I personally will not go down the route of basis_stacktrace, because it means adding another layer of complexity to optimize some code that I did not want to have in the first place. What I take away from this is that I am not the intended user, and that is fine.

Next, I took mimalloc out of my program for a moment and returned to the default allocator. The original std::callstack logic then runs in 11s (down from 26s), which I would attribute to it “only” allocating 4.6GB (down from 9.2GB). So in this particular case, mimalloc is slower and more wasteful than the default allocator, interestingly.

My curiosity overcame me at this point so I decided to just step into std::callstack::current(1) and see what happens. It first allocates a std::vector<void*> of size _Max_Frames = 0xFFFF, which explains the large memory usage. I can imagine that repeatedly allocating that particular size could expose pathological codepaths in allocators, so maybe that is making mimalloc extra bad. Then it just calls into RtlCaptureStackBackTrace.

This small adventure also revealed that there is a version of std::callstack::current that allows you to pass in a maximum size for the callstack:

  • Setting that to 32 brings down the time to a more reasonable 112ms (compared to 32ms for the handwritten version without a vector), back again on mimalloc.
  • A generous maximum of 255 stack entries sits at around 187ms.

Bartosz Taudul had previously looked at RtlCaptureStackBackTrace and poked at its internals. That prompted me to look at the implementation of RtlCaptureStackBackTrace as well. I learned three things:

  1. At least on relatively recent versions of Windows, it’s a thin wrapper around RtlWalkFrameChain. I saw no perf difference when using that directly.
  2. The callstack “hash” it computes is really just the sum of the frame addresses (which Bartosz also observed earlier). I wonder whether this is an intentional choice, and if not how many cases there are where this causes false-positives. I do not use the hash and if you pass in null, the calculation is skipped.
  3. The function explicitly checks whether you are asking it to skip more than 0xFE frames, in which case it just exits immediately.

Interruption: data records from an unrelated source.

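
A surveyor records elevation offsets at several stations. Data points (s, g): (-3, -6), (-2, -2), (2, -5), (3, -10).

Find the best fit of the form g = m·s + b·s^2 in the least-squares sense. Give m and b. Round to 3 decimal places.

m = -0.692, b = -0.887

With design matrix A, AᵀA = [[26, 0]; [0, 194]] and Aᵀg = [-18, -172]ᵀ.
Determinant 26·194 − 0² = 5044.
m = ((-18)·194 − 0·(-172))/5044 = -9/13; b = (26·(-172) − 0·(-18))/5044 = -86/97.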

It would be sad to stop now and not also look under the hood of RtlWalkFrameChain. RtlWalkFrameChain is terrible to google for and largely undocumented, but it is quite straight-forward to call once you have resolved it from ntdll.dll (using GetProcAddress). It can be found on Github as part of PHNT.

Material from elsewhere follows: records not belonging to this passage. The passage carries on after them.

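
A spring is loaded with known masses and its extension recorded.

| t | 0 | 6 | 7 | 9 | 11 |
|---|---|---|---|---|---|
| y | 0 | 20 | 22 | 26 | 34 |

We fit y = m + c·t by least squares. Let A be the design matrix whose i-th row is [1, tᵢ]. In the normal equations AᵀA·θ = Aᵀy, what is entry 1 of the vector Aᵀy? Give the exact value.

102

Entry 1 ↔ basis 1, so (Aᵀy)_{1} = Σᵢ yᵢ = (1)·(0) + (1)·(20) + (1)·(22) + (1)·(26) + (1)·(34) = 102.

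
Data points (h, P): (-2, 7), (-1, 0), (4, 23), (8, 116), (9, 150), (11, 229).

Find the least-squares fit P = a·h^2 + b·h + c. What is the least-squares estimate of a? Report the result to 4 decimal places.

a = 2.0591

The normal system AᵀA·[a, b, c]ᵀ = AᵀP is [[25571, 2627, 287]; [2627, 287, 29]; [287, 29, 6]]·[a, b, c]ᵀ = [47679, 4875, 525]ᵀ.
Solving the 3×3 system (Gaussian elimination) gives a = 103851/50434, b = -74019/50434, c = -98403/25217.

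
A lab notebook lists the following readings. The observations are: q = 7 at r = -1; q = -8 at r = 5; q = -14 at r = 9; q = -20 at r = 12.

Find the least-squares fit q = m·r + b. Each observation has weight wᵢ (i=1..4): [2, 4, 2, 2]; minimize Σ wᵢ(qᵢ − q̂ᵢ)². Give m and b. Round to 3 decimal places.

m = -2.031, b = 3.588

Forming AᵀWA = [[552, 60]; [60, 10]] and AᵀWq = [-906, -86]ᵀ gives AᵀWA·[m, b]ᵀ = AᵀWq.
Eliminating b: 10·(row 1) − 60·(row 2) gives 1920·m = 10·(-906) − 60·(-86) = -3900, so m = -65/32.
Then b = ((-86) − 60·(-65/32))/10 = 287/80.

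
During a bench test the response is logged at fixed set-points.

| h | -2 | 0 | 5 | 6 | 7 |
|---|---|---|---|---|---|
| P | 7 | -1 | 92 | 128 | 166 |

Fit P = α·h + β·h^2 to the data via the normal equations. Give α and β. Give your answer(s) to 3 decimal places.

The normal system AᵀA·[α, β]ᵀ = AᵀP is [[114, 676]; [676, 4338]]·[α, β]ᵀ = [2376, 15070]ᵀ.
Δ = 114·4338 − 676² = 37556.
α = (2376·4338 − 676·15070)/37556 = 29942/9389; β = (114·15070 − 676·2376)/37556 = 27951/9389.

α = 3.189, β = 2.977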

#define RTL_WALK_USER_MODE_STACK 0x00000001
#define RTL_WALK_VALID_FLAGS 0x00000001
#define RTL_STACK_WALKING_MODE_FRAMES_TO_SKIP_SHIFT 0x00000008

// private
NTSYSAPI
ULONG
NTAPI
RtlWalkFrameChain(
    _Out_writes_(Count - (Flags >> RTL_STACK_WALKING_MODE_FRAMES_TO_SKIP_SHIFT)) PVOID *Callers,
    _In_ ULONG Count,
    _In_ ULONG Flags
);

The only noteworthy detail about this signature is that the number of frames to skip are shifted into the upper bits of the Flags. The flags (you can only set RTL_WALK_USER_MODE_STACK) are otherwise irrelevant: RtlWalkFrameChain throws them away immediately. The check against 0xFE frames to skip that we saw earlier only exists because RtlWalkFrameChain adds one to that number. It presumably used to be 8 bits at some point, but is now 16 bits. RtlWalkFrameChain just ends up incrementing both inputs and calls into RtlpWalkFrameChain, which does some light setup and then repeatedly calls RtlpVirtualUnwind.

Someone mentioned that the operating system API might only returns callstacks up to a given length anyway, but that loop is only bounded by that size of the buffer we passed into the function, and there are no indications that anything else would stop legitimately deep callstacks from getting fully walked. In particular, a function such as the one below will correctly capture a deep stacktrace (in debug builds – optimized builds do produce a different output here, in my case it’s 1032 vs. 5):

size_t Test(size_t x = 1024) {
    if (x == 0) {
        auto c = std::stacktrace::current();
        return c.size();
    }
    else
        return Test(x - 1);
}

Finally, Doug Binks pointed out Fredrik Kihlander’s Github repository dbgtools. It’s a small cross-platform library that has logic for collecting callstacks among other things. The interfaces are nice and clean and you bring your own buffers everywhere, which is all I wanted in the first place.